The mono and dichlorobenzenes do not show parent negative ions at 373 K or 523 K. This does not imply that the electron affinity is negative, but rather that other processes occur. Both dissociative and nondissociative capture are observed for the tri and tetrachlorobenzenes. For the penta and hexachlorobenzenes no dissociative attachment is observed. For the biphenyls with two chlorines ion molecule reactions predominate. With three chlorines, two on one ring and the third on the other ring, molecular ions are observed at 373 K. With four or more chlorines molecular ions are observed at both high and low temperatures, and dissociative electron... 
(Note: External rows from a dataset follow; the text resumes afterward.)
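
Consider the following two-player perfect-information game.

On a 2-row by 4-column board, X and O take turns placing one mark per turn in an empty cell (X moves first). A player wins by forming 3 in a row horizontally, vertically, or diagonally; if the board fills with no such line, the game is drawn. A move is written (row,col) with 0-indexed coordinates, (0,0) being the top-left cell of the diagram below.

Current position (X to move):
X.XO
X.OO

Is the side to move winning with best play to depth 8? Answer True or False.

p1 X@[X.XO/X.OO]: (0,1)[XXXO/X.OO]+1* (1,1)[X.XO/XXOO]+0
p2 O@[XXXO/X.OO] terminal -1; root [X.XO/X.OO] d8

X winning at [X.XO/X.OO]: True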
The electron affinities of the chlorinated biphenyls are lower than those of the chlorinated napthalenes. Nominal values are taken from Table 11.12. The temperature dependence of the three isomers of the monchlorobiphenyl will be similar to meta, ortho, and para dichlorobenzene data. Likewise, the temperature dependence of the compounds with two chlorines on the same ring will be similar to that of the trichlorobenzenes. The response of the fully chlorinated compound will be similar to that of hexachlorobenzene. The isomers with eight and nine chlorines only show nondissociative capture. Approximate curves for the chlorinated biphenyls are illustrated in Figure 11.13 and compared with experimental data obtained using the PDECD [45]. 

---